Cañizares es enfático en calificar este delito como sistemático. Ha señalado que los fenómenos de corrupción y complicidad de las autoridades con el crimen organizado es binacional, y que existe un sistema perverso al arrojar en Venezuela cuerpos asesinados en territorio colombiano con el fin de que los homicidios no queden registrados en las estadísticas de Cúcuta. “Esta ciudad está en crisis de derechos humanos y de violencia”, dice.
En el reporte que lleva Enrique Pertuz, defensor de derechos humanos, 6.017 personas han sido desaparecidas, esto sin discriminar los casos que se han presentado en la frontera. A Pertuz le preocupan las casas de pique, usadas para desmembrar personas. El Tren de Aragua tiene varias de ellas en Villa del Rosario. “El delito de la desaparición, con frontera cerrada o abierta, siempre ha existido; se dispara por la migración”, explica. La Fiscalía de Norte de Santander solo lleva 742 investigaciones activas por desaparición, de acuerdo con su director, Jesús Antonio Ardila.
El diputado venezolano Juan Carlos Palencia solicitará al Congreso de Colombia crear una comisión binacional para investigar las desapariciones. En sus exploraciones ha logrado establecer que algunos desaparecidos fueron reclutados por grupos armados ilegales, otros fueron víctimas de trata de personas y secuestros. Desde 2015, cuando se cerró la frontera, el delito alcanzó su mayor pico. En 2022, la fundación venezolana FundaRedes reportó 334 desapariciones y/o secuestros, solo de casos venezolanos.

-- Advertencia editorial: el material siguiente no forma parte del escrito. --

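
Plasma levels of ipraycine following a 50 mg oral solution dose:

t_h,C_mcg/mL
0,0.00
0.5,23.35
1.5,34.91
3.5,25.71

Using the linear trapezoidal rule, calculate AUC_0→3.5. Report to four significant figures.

AUC = 95.59 mcg/mL·h

Trapezoidal AUC_0→3.5:
  [0→0.5]: (0.00+23.35)/2 × 0.5 = 5.8375
  [0.5→1.5]: (23.35+34.91)/2 × 1 = 29.13
  [1.5→3.5]: (34.91+25.71)/2 × 2 = 60.62
  Sum = 95.5875 mcg/mL·h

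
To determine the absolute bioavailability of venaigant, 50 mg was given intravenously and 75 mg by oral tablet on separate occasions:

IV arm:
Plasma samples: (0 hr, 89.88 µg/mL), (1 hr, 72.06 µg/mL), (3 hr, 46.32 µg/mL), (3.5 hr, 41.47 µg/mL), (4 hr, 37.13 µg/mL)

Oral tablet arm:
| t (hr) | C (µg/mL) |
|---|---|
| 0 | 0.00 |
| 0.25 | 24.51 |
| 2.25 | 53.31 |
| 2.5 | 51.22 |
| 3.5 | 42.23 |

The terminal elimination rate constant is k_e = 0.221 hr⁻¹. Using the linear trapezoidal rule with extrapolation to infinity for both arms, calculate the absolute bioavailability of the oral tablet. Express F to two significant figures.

Trapezoidal AUC_0→4 (IV):
  [0→1]: (89.88+72.06)/2 × 1 = 80.97
  [1→3]: (72.06+46.32)/2 × 2 = 118.38
  [3→3.5]: (46.32+41.47)/2 × 0.5 = 21.9475
  [3.5→4]: (41.47+37.13)/2 × 0.5 = 19.65
  Sum = 240.9475 µg/mL·hr
IV tail: 37.13/0.221 = 168.009; AUC_iv,0→∞ = 240.9475 + 168.009 = 408.9565 µg/mL·hr
Trapezoidal AUC_0→3.5 (oral tablet):
  [0→0.25]: (0.00+24.51)/2 × 0.25 = 3.06375
  [0.25→2.25]: (24.51+53.31)/2 × 2 = 77.82
  [2.25→2.5]: (53.31+51.22)/2 × 0.25 = 13.06625
  [2.5→3.5]: (51.22+42.23)/2 × 1 = 46.725
  Sum = 140.675 µg/mL·hr
oral tablet tail: 42.23/0.221 = 191.086; AUC_ev,0→∞ = 140.675 + 191.086 = 331.761 µg/mL·hr
F = (AUC_ev/D_ev)/(AUC_iv/D_iv) = (331.761/75)/(408.9565/50) = 4.42348/8.17913 = 0.5408

F = 0.54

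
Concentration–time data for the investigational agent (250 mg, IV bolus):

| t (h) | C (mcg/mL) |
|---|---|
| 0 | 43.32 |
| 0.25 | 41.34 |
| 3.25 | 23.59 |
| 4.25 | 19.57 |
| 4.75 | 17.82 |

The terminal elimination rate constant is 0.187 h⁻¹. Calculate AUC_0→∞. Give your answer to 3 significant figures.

AUC = 234 mcg/mL·h

Trapezoidal AUC_0→4.75:
  [0→0.25]: (43.32+41.34)/2 × 0.25 = 10.5825
  [0.25→3.25]: (41.34+23.59)/2 × 3 = 97.395
  [3.25→4.25]: (23.59+19.57)/2 × 1 = 21.58
  [4.25→4.75]: (19.57+17.82)/2 × 0.5 = 9.3475
  Sum = 138.905 mcg/mL·h
Extrapolated tail: C_last / k_e = 17.82 / 0.187 = 95.294
AUC_0→∞ = 138.905 + 95.294 = 234.199 mcg/mL·h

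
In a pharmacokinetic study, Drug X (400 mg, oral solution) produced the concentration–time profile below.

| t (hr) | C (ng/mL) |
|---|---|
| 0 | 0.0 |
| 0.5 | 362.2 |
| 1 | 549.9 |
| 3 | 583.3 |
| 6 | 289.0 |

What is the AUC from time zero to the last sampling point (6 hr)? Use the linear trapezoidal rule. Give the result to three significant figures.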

Edwin López, dueño de la funeraria San Martín, ha recogido decenas de cadáveres en la frontera. No le pagan por eso, lo hace como una labor humanitaria y en busca de ofrecer sus servicios funerarios. Es, precisamente, la Fiscalía quien lo llama para pedirle que recoja cuerpos en zonas extraterritoriales donde él, con su coche fúnebre, puede ingresar. Algunos cuerpos aparecen con signos de tortura y tan descompuestos que quedan sin identificar en Medicina Legal. “En Colombia no hay una base de huellas dactilares de población venezolana para hacer la identificación plena de un cadáver”, explica. Desde hace algunos meses y debido al aumento de peligrosidad de transitar en las trochas, Edwin ha dejado de recoger cuerpos. Pero eso no significa que no lo llamen para reportar un nuevo caso. La última vez recogió 11 cuerpos en la noche.
En un país acostumbrado a justificar el crimen y la barbarie, los familiares insisten en que las víctimas desaparecidas no tenían problemas ni merecían esa suerte. Los criminales intentan borrar el rastro de las víctimas, pero el horror no hay cómo borrarlo. Siempre hay una pregunta en el aire: ¿Dónde están?